I have a 2xN dataframe of chat messages, and I am trying to find the cleanest way to merge consecutive messages that originate from the same speaker. Here is a sample of the data I am working with:
mydata = pd.DataFrame(data=[['A','random text'],
['B','random text'],
['A','random text'],
['A','random text'],
['A','random text'],
['B','random text'],
['A','random text'],
['B','random text'],
['B','random text'],
['A','random text']], columns=['speaker','message'])
Hopefully you can see that the order of speakers is not in an ABAB format as I would like. Instead, there are some sequences of AAAB and ABBA. My current thinking is to rebuild the dataframe from scratch, checking the ID of each row with the ID of the next index position...
mergeCheck = True
while mergeCheck is True:
# set length of the dataframe
lenDF = len(mydata)
# empty list to rebuild dataframe
mergeDF = []
# set index position at the beginning of dataframe
i = 0
while i < lenDF-1:
# check whether adjacent rows have different ID
if mydata['speaker'].iloc[i] != mydata['speaker'].iloc[i+1]:
# if true, append row as is to mergeDF list
mergeDF.append([mydata['speaker'].iloc[i],
mydata['message'].iloc[i]])
# increase index position by 1
i +=1
else:
# merge messages
mergeDF.append([mydata['speaker'].iloc[i],
mydata['message'].iloc[i] + mydata['message'].iloc[i+1]])
# increase index position by 2
i +=2
# exit the loop if index position falls on the last message
if i == lenDF-1:
# if true, append row as is to mergeDF list
mergeDF.append([mydata['speaker'].iloc[i],
mydata['message'].iloc[i]])
# increase counter by 1
i +=1
if i == lenDF:
mergeCheck = False
However, this only works for two adjacent messages.

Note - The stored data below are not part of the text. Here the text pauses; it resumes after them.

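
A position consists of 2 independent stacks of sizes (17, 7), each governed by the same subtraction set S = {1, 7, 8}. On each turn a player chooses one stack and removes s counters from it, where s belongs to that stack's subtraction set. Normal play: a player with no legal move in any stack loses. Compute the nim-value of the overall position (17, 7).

All stacks use S = {1, 7, 8}:
G(0) = 0
G(1) = mex{0} = 1
G(2) = mex{1} = 0
G(3) = mex{0} = 1
G(4) = mex{1} = 0
G(5) = mex{0} = 1
G(6) = mex{1} = 0
G(7) = mex{0,0} = 1
G(8) = mex{1,1,0} = 2
G(9) = mex{2,0,1} = 3
G(10) = mex{3,1,0} = 2
G(11) = mex{2,0,1} = 3
G(12) = mex{3,1,0} = 2
G(13) = mex{2,0,1} = 3
G(14) = mex{3,1,0} = 2
G(15) = mex{2,2,1} = 0
G(16) = mex{0,3,2} = 1
G(17) = mex{1,2,3} = 0
Stack A: G(17) = 0.
Stack B: G(7) = 1.
Combined Grundy value = 0 ⊕ 1 = 1.

1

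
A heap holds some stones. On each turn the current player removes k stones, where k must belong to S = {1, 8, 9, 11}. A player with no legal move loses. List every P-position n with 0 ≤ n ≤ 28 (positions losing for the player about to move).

G(0) = 0
G(1) = mex{0} = 1
G(2) = mex{1} = 0
G(3) = mex{0} = 1
G(4) = mex{1} = 0
G(5) = mex{0} = 1
G(6) = mex{1} = 0
G(7) = mex{0} = 1
G(8) = mex{1,0} = 2
G(9) = mex{2,1,0} = 3
G(10) = mex{3,0,1} = 2
G(11) = mex{2,1,0,0} = 3
G(12) = mex{3,0,1,1} = 2
G(13) = mex{2,1,0,0} = 3
G(14) = mex{3,0,1,1} = 2
G(15) = mex{2,1,0,0} = 3
G(16) = mex{3,2,1,1} = 0
G(17) = mex{0,3,2,0} = 1
G(18) = mex{1,2,3,1} = 0
G(19) = mex{0,3,2,2} = 1
G(20) = mex{1,2,3,3} = 0
G(21) = mex{0,3,2,2} = 1
G(22) = mex{1,2,3,3} = 0
G(23) = mex{0,3,2,2} = 1
G(24) = mex{1,0,3,3} = 2
G(25) = mex{2,1,0,2} = 3
G(26) = mex{3,0,1,3} = 2
G(27) = mex{2,1,0,0} = 3
G(28) = mex{3,0,1,1} = 2
P-positions are exactly the n with G(n) = 0.

0, 2, 4, 6, 16, 18, 20, 22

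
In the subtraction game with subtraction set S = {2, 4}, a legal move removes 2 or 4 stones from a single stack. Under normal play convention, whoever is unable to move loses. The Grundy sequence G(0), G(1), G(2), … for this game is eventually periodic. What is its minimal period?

6

G(0) = 0
G(1) = mex{} = 0
G(2) = mex{0} = 1
G(3) = mex{0} = 1
G(4) = mex{1,0} = 2
G(5) = mex{1,0} = 2
G(6) = mex{2,1} = 0
G(7) = mex{2,1} = 0
G(8) = mex{0,2} = 1
G(9) = mex{0,2} = 1
G(10) = mex{1,0} = 2
G(11) = mex{1,0} = 2
G(12) = mex{2,1} = 0
G(13) = mex{2,1} = 0
G(14) = mex{0,2} = 1
G(n+6) = G(n) holds for n = 0,…,3 (a full window of length max(S) = 4), so the sequence is purely periodic with period 6.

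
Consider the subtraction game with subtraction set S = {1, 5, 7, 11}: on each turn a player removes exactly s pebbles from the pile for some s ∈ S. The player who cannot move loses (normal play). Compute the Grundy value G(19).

G(0) = 0
G(1) = mex{0} = 1
G(2) = mex{1} = 0
G(3) = mex{0} = 1
G(4) = mex{1} = 0
G(5) = mex{0,0} = 1
G(6) = mex{1,1} = 0
G(7) = mex{0,0,0} = 1
G(8) = mex{1,1,1} = 0
G(9) = mex{0,0,0} = 1
G(10) = mex{1,1,1} = 0
G(11) = mex{0,0,0,0} = 1
G(12) = mex{1,1,1,1} = 0
G(13) = mex{0,0,0,0} = 1
G(14) = mex{1,1,1,1} = 0
G(15) = mex{0,0,0,0} = 1
G(16) = mex{1,1,1,1} = 0
G(17) = mex{0,0,0,0} = 1
G(18) = mex{1,1,1,1} = 0
G(19) = mex{0,0,0,0} = 1

1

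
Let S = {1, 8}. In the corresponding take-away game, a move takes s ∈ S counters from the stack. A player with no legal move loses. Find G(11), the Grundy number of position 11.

0

G(0) = 0
G(1) = mex{0} = 1
G(2) = mex{1} = 0
G(3) = mex{0} = 1
G(4) = mex{1} = 0
G(5) = mex{0} = 1
G(6) = mex{1} = 0
G(7) = mex{0} = 1
G(8) = mex{1,0} = 2
G(9) = mex{2,1} = 0
G(10) = mex{0,0} = 1
G(11) = mex{1,1} = 0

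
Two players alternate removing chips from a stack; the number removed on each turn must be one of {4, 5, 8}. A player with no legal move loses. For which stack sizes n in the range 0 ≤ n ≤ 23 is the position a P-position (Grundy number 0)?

0, 1, 2, 3, 12, 13, 14, 15

G(0) = 0
G(1) = mex{} = 0
G(2) = mex{} = 0
G(3) = mex{} = 0
G(4) = mex{0} = 1
G(5) = mex{0,0} = 1
G(6) = mex{0,0} = 1
G(7) = mex{0,0} = 1
G(8) = mex{1,0,0} = 2
G(9) = mex{1,1,0} = 2
G(10) = mex{1,1,0} = 2
G(11) = mex{1,1,0} = 2
G(12) = mex{2,1,1} = 0
G(13) = mex{2,2,1} = 0
G(14) = mex{2,2,1} = 0
G(15) = mex{2,2,1} = 0
G(16) = mex{0,2,2} = 1
G(17) = mex{0,0,2} = 1
G(18) = mex{0,0,2} = 1
G(19) = mex{0,0,2} = 1
G(20) = mex{1,0,0} = 2
G(21) = mex{1,1,0} = 2
G(22) = mex{1,1,0} = 2
G(23) = mex{1,1,0} = 2
P-positions are exactly the n with G(n) = 0.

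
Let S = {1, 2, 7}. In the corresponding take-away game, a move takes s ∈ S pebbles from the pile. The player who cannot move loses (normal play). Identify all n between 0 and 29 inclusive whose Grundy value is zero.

G(0) = 0
G(1) = mex{0} = 1
G(2) = mex{1,0} = 2
G(3) = mex{2,1} = 0
G(4) = mex{0,2} = 1
G(5) = mex{1,0} = 2
G(6) = mex{2,1} = 0
G(7) = mex{0,2,0} = 1
G(8) = mex{1,0,1} = 2
G(9) = mex{2,1,2} = 0
G(10) = mex{0,2,0} = 1
G(11) = mex{1,0,1} = 2
G(12) = mex{2,1,2} = 0
G(13) = mex{0,2,0} = 1
G(14) = mex{1,0,1} = 2
G(15) = mex{2,1,2} = 0
G(16) = mex{0,2,0} = 1
G(17) = mex{1,0,1} = 2
G(18) = mex{2,1,2} = 0
G(19) = mex{0,2,0} = 1
G(20) = mex{1,0,1} = 2
G(21) = mex{2,1,2} = 0
G(22) = mex{0,2,0} = 1
G(23) = mex{1,0,1} = 2
G(24) = mex{2,1,2} = 0
G(25) = mex{0,2,0} = 1
G(26) = mex{1,0,1} = 2
G(27) = mex{2,1,2} = 0
G(28) = mex{0,2,0} = 1
G(29) = mex{1,0,1} = 2
P-positions are exactly the n with G(n) = 0.

0, 3, 6, 9, 12, 15, 18, 21, 24, 27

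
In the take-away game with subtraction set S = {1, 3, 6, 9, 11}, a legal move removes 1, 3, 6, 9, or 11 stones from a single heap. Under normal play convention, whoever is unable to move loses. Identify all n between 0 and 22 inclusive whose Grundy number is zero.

G(0) = 0
G(1) = mex{0} = 1
G(2) = mex{1} = 0
G(3) = mex{0,0} = 1
G(4) = mex{1,1} = 0
G(5) = mex{0,0} = 1
G(6) = mex{1,1,0} = 2
G(7) = mex{2,0,1} = 3
G(8) = mex{3,1,0} = 2
G(9) = mex{2,2,1,0} = 3
G(10) = mex{3,3,0,1} = 2
G(11) = mex{2,2,1,0,0} = 3
G(12) = mex{3,3,2,1,1} = 0
G(13) = mex{0,2,3,0,0} = 1
G(14) = mex{1,3,2,1,1} = 0
G(15) = mex{0,0,3,2,0} = 1
G(16) = mex{1,1,2,3,1} = 0
G(17) = mex{0,0,3,2,2} = 1
G(18) = mex{1,1,0,3,3} = 2
G(19) = mex{2,0,1,2,2} = 3
G(20) = mex{3,1,0,3,3} = 2
G(21) = mex{2,2,1,0,2} = 3
G(22) = mex{3,3,0,1,3} = 2
P-positions are exactly the n with G(n) = 0.

0, 2, 4, 12, 14, 16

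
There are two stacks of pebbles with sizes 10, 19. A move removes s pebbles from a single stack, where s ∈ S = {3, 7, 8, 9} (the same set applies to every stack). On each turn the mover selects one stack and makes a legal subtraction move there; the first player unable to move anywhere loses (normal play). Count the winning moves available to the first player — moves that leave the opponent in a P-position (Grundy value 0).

All stacks use S = {3, 7, 8, 9}:
G(0) = 0
G(1) = mex{} = 0
G(2) = mex{} = 0
G(3) = mex{0} = 1
G(4) = mex{0} = 1
G(5) = mex{0} = 1
G(6) = mex{1} = 0
G(7) = mex{1,0} = 2
G(8) = mex{1,0,0} = 2
G(9) = mex{0,0,0,0} = 1
G(10) = mex{2,1,0,0} = 3
G(11) = mex{2,1,1,0} = 3
G(12) = mex{1,1,1,1} = 0
G(13) = mex{3,0,1,1} = 2
G(14) = mex{3,2,0,1} = 4
G(15) = mex{0,2,2,0} = 1
G(16) = mex{2,1,2,2} = 0
G(17) = mex{4,3,1,2} = 0
G(18) = mex{1,3,3,1} = 0
G(19) = mex{0,0,3,3} = 1
Stack A: G(10) = 3.
Stack B: G(19) = 1.
Combined Grundy value = 3 ⊕ 1 = 2.
A winning move leaves total XOR = 0, i.e. changes one component's Grundy value g to g ⊕ X where X is the current total.
Stack A: need g' = 3⊕2 = 1. Options: 10−3→G=2, 10−7→G=1, 10−8→G=0, 10−9→G=0. Hits: 1.
Stack B: need g' = 1⊕2 = 3. Options: 19−3→G=0, 19−7→G=0, 19−8→G=3, 19−9→G=3. Hits: 2.

3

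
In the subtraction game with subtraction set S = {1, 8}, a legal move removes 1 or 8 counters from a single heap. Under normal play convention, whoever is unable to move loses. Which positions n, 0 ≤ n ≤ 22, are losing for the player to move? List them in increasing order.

0, 2, 4, 6, 9, 11, 13, 15, 18, 20, 22

G(0) = 0
G(1) = mex{0} = 1
G(2) = mex{1} = 0
G(3) = mex{0} = 1
G(4) = mex{1} = 0
G(5) = mex{0} = 1
G(6) = mex{1} = 0
G(7) = mex{0} = 1
G(8) = mex{1,0} = 2
G(9) = mex{2,1} = 0
G(10) = mex{0,0} = 1
G(11) = mex{1,1} = 0
G(12) = mex{0,0} = 1
G(13) = mex{1,1} = 0
G(14) = mex{0,0} = 1
G(15) = mex{1,1} = 0
G(16) = mex{0,2} = 1
G(17) = mex{1,0} = 2
G(18) = mex{2,1} = 0
G(19) = mex{0,0} = 1
G(20) = mex{1,1} = 0
G(21) = mex{0,0} = 1
G(22) = mex{1,1} = 0
P-positions are exactly the n with G(n) = 0.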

Returning to my original data, when put into a dataframe, the above function generates the following output...
--------------------------
speaker | message
--------------------------
A 'random text'
B 'random text'
A 'random textrandom text'
A 'random text'
B 'random text'
A 'random text'
B 'random textrandom text'
A 'random text'
--------------------------
I have thought to extend the function to check more comparisons of i (i.e. does '.iloc[i] != .iloc[i+2]', or '.iloc[i] != .iloc[i+3]' etc.), but this gets unworkable really quickly. What I think I need is some way to repeat the above function until the dataframe is in the desired format. But I'm unsure how to go about this.